Evlilikte yıkıcı davranmamak için taraflar birbirlerine uymak zorundadır. Birlikte yaşamak, beraber çalışmak ve paylaşılan bir takım ideallerin olması çok önemlidir. Meselâ erkek yorulunca evine gelip dinlenmek ister. Buna karşılık kadının ideali dışarıda gezmek olursa, bu çiftlerin uyum sağlaması zorlaşır. Böyle durumları çiftler, ‘ruhlarımız birbirine uymuyor’ diye ifade ederler. Bu yüzden evliliğin kültürel boyutu asla ihmal edilmemelidir.
İnsanlara nasıl davranacağımız, onların problemlerine ne şekilde karşılık vereceğimiz hep kültürel aktarımlarla ortaya çıkar. Farklı kültürel referanslara sahip iki insan da, isterlerse ortak amaçla hareket edebilirler. Bir defasında kadın erkekle sinemaya giderse, başka bir defa erkek kadınla alışverişe çıkabilir. İletişim çeşitliliği gerektirir. Eğer insanlar tek tip yaratılsaydı iletişim de olmazdı. Aralarında etkileşim ve iletişim olabilmesi için gruplar halinde yaratılmışlardır.

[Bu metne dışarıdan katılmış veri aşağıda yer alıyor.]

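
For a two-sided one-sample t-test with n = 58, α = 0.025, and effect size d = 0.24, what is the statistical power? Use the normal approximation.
Power ≈ 0.34

Power calculation (one-sample t-test, normal approximation):
z_β = d · √n - z_{α/2}
z_β = 0.24 · √58 - 2.241
z_β = 0.24 · 7.616 - 2.241
z_β = -0.414

Power = Φ(z_β) = Φ(-0.414) ≈ 0.340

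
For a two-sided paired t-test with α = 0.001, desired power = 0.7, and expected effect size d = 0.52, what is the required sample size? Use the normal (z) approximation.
n = 54 pairs

Sample size formula (paired t-test, normal approximation):
n = ((z_{α/2} + z_β) / d)²

z_{α/2} = 3.291 (for α = 0.001, two-sided)
z_β = 0.524 (for power = 0.7)
d = 0.52

n = ((3.291 + 0.524) / 0.52)²
n = (7.337)²
n ≈ 53.83
Round up to the next whole number: n = 54 pairs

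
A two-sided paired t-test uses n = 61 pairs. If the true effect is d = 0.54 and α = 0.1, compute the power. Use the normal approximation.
Power ≈ 0.99

Power calculation (paired t-test, normal approximation):
z_β = d · √n - z_{α/2}
z_β = 0.54 · √61 - 1.645
z_β = 0.54 · 7.810 - 1.645
z_β = 2.573

Power = Φ(z_β) = Φ(2.573) ≈ 0.995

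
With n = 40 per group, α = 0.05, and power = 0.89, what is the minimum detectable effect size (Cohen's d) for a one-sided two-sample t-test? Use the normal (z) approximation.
d ≈ 0.64

Minimum detectable effect (two-sample t-test, normal approximation):
d = (z_α + z_β) / √(n/2)
d = (1.645 + 1.227) / √(40/2)
d = 2.871 / 4.472
d ≈ 0.64

By Cohen's convention (0.2 small / 0.5 medium / 0.8 large): medium effect.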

İletişimin iki türü vardır: Biri enformasyon ( bilgi aktarımı), diğeri ise communication ( etkileşim yâni iki taraflı bilgi aktarımı). Enformasyon, otoriter toplumlarda olur ve emirleri tek taraf verir. Halbuki doğru olan emretmek değil, fikir vermektir. İki tarafın karşılıklı fikri ortaya çıkarsa, beraber çözüm üretmek zor değildir.

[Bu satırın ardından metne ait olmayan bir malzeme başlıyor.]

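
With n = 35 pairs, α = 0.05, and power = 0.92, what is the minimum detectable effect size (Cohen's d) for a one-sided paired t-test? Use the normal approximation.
d ≈ 0.52

Minimum detectable effect (paired t-test, normal approximation):
d = (z_α + z_β) / √n
d = (1.645 + 1.405) / √35
d = 3.050 / 5.916
d ≈ 0.52

By Cohen's convention (0.2 small / 0.5 medium / 0.8 large): medium effect.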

Kültürel değerlerin aktarılması, kültürel sembollerle olur. Din, para, sanat, töre kültürel sembollerdir. Meselâ, Anadolu coğrafyasında yüzyıllar boyunca çok farklı medeniyetler yaşadığı halde, töre cinayetleri engellenememiştir. Bunlar din kurumunun hatası değil, çağlar öncesinden bu yana, grubun kendini koruma refleksidir. Fakat asırlar içinde, insanlığın gelişmesine paralel olarak, bu yanlışın da değişmesi gerekirdi. Ama bu davranış biçimine bazı alt kültür gruplarında hâlâ rastlanmaktadır. Bu olguya, ceza ya da baskıyla yaklaşmak yerine, onlara çağdaş değerler, demokrasinin, farklı fikirlerin, iyi insan olmak için baskı ve şiddetten uzak durmanın yolları anlatılmalıdır. Kültürel değişim gerektiren bu olay, baskıyla çözülemez. İnsanlar, baskı yapıldığında kabuklarına çekilir, illegal yollara saparlar. Yâni töre savunmaya geçer.

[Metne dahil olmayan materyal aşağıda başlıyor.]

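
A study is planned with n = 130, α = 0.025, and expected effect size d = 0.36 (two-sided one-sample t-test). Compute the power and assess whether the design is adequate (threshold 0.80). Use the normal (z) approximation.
Power ≈ 0.97; the study is adequately powered (power ≥ 0.80)

Power calculation (one-sample t-test, normal approximation):
z_β = d · √n - z_{α/2}
z_β = 0.36 · √130 - 2.241
z_β = 0.36 · 11.402 - 2.241
z_β = 1.863

Power = Φ(z_β) = Φ(1.863) ≈ 0.969

Effect size d = 0.36 is small by Cohen's convention (0.2/0.5/0.8).

Threshold: power ≥ 0.80 is conventionally adequate.
Power ≈ 0.97 → the study is adequately powered (power ≥ 0.80).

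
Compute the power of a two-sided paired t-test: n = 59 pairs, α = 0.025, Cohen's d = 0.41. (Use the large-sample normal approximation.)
Power ≈ 0.82

Power calculation (paired t-test, normal approximation):
z_β = d · √n - z_{α/2}
z_β = 0.41 · √59 - 2.241
z_β = 0.41 · 7.681 - 2.241
z_β = 0.908

Power = Φ(z_β) = Φ(0.908) ≈ 0.818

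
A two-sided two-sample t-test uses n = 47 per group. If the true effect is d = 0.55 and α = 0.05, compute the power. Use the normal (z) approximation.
Power ≈ 0.76

Power calculation (two-sample t-test, normal approximation):
z_β = d · √(n/2) - z_{α/2}
z_β = 0.55 · √(47/2) - 1.960
z_β = 0.55 · 4.848 - 1.960
z_β = 0.706

Power = Φ(z_β) = Φ(0.706) ≈ 0.760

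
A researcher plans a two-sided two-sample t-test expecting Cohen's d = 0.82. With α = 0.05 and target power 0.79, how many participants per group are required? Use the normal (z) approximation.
n = 23 per group

Sample size formula (two-sample t-test, normal approximation):
n = 2 · ((z_{α/2} + z_β) / d)²

z_{α/2} = 1.960 (for α = 0.05, two-sided)
z_β = 0.806 (for power = 0.79)
d = 0.82

n = 2 · ((1.960 + 0.806) / 0.82)²
n = 2 · (3.373)²
n ≈ 22.75
Round up to the next whole number: n = 23 per group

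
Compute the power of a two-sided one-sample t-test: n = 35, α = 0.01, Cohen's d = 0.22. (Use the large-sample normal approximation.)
Power ≈ 0.10

Power calculation (one-sample t-test, normal approximation):
z_β = d · √n - z_{α/2}
z_β = 0.22 · √35 - 2.576
z_β = 0.22 · 5.916 - 2.576
z_β = -1.274

Power = Φ(z_β) = Φ(-1.274) ≈ 0.101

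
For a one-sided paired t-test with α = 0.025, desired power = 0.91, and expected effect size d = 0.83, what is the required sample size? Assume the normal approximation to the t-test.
n = 16 pairs

Sample size formula (paired t-test, normal approximation):
n = ((z_α + z_β) / d)²

z_α = 1.960 (for α = 0.025, one-sided)
z_β = 1.341 (for power = 0.91)
d = 0.83

n = ((1.960 + 1.341) / 0.83)²
n = (3.977)²
n ≈ 15.82
Round up to the next whole number: n = 16 pairs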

Mesela, Kıbrıs’la Orta Asya bu hale güzel bir örnektir. Adı geçen iki yerde de kültürel değişim politikası uygulanmış, fakat Kıbrıs’ta İngilizler bunu özgürlük içinde uyguladıklarından orada Türk kimliği hemen hemen kalmamıştır. Şimdi Ada’daki insanların pek çoğu Rumlar gibi yaşamakta ve İngilizlere hayranlık duymaktadır. Buna karşılık Rusya’da değişim için baskı yolu seçildiğinden, insanlar savunmaya geçmiş, hiçbir dini bilgi almadıkları halde, bu duyguları devam etmiştir. Serbestlik sağlandığında, inançlarına daha büyük bir arzuyla yeniden sarılmışlardır. Kısacası baskı ve şiddetle sonuç alınmaz. Yanlış töreler, eğitim seferberliğiyle insanların bunu sorgulamasıyla düzelir. Yapılanların yanlışlığı bu insanlara anladıkları dille anlatılmalıdır. Onların anladığı dil ise asla baskı ve şiddet dili değildir.